PM Lee urges Singaporeans to think ‘how we can move forward together’ , Latest Singapore News - The New Paper
Singapore

PM Lee urges Singaporeans to think ‘how we can move forward together’

This article is more than 12 months old

As Singaporeans mark the nation's bicentennial year by reflecting on how it came into being, Prime Minister Lee Hsien Loong urged them to also "think of how we can move forward together".

Noting that Singapore is always a work-in-progress, he said at the launch of the Singapore Bicentennial yesterday: "It is every generation's duty to keep on building, for our children, and for our future."

In doing so, Singaporeans not yet born will have, in another 50 or 100 years, a richer and greater Singapore Story to tell.

It will be, he added, "one that we will have helped to write together".

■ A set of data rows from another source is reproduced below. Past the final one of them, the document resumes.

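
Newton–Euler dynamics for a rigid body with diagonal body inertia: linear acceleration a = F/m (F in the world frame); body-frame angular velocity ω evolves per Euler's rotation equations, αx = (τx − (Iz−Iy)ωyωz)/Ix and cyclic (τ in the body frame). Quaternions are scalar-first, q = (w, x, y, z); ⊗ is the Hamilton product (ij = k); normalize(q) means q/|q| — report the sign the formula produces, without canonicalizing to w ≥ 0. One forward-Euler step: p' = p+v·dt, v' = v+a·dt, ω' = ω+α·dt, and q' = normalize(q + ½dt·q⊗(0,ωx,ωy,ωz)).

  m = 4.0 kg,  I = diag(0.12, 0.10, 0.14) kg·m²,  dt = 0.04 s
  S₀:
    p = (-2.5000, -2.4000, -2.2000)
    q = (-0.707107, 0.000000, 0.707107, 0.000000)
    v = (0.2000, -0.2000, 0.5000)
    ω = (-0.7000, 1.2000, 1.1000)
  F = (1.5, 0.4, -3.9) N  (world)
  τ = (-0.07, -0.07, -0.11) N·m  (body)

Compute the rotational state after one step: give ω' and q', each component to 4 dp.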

The year-long Bicentennial, which will feature, among others, projects by artists, schools and ethnic associations, started along the Singapore River to understand where Singapore began, and will close at Marina Bay to look forward into the future.

In his address, PM Lee also said that in retrospect, Singapore's separation from Malaysia less than two years after the merger was not surprising.

Tracing events since Sir Stamford Raffles established Singapore as a free port, he said: "Over nearly 150 years, our political values, inter-communal relations, and worldviews had diverged from the society on the other side of the Causeway."

Its identification as South-east Asian and Malayan, seeded in 1819, drove Singapore to join the Federation of Malaysia in 1963, he added.

"But though we did not realise it then, this history had also made us quite different from our neighbours and friends," he said.

Even before the British came, Singapore already had a thriving seaport called Temasek at the mouth of the Singapore River. That was back in the 14th century.

In the 16th and 17th centuries, Europeans who came to South-east Asia knew about the island.

When Raffles arrived in 1819, his establishment of Singapore as a free port was a "crucial turning point in our history", the PM said, as "it set this island on a trajectory leading to where we are today".

He noted that when the communists won the civil war in China, many Chinese stayed on in Singapore and they fought to shake off the British colonial yoke.

PM Lee credited the Pioneer Generation as having the grit and resolve to show they could be masters of their own fate when Singapore separated from Malaysia.

But Singapore also recognises the British left an indelible imprint on Singapore, said PM Lee, citing the rule of law and the parliamentary system of Government.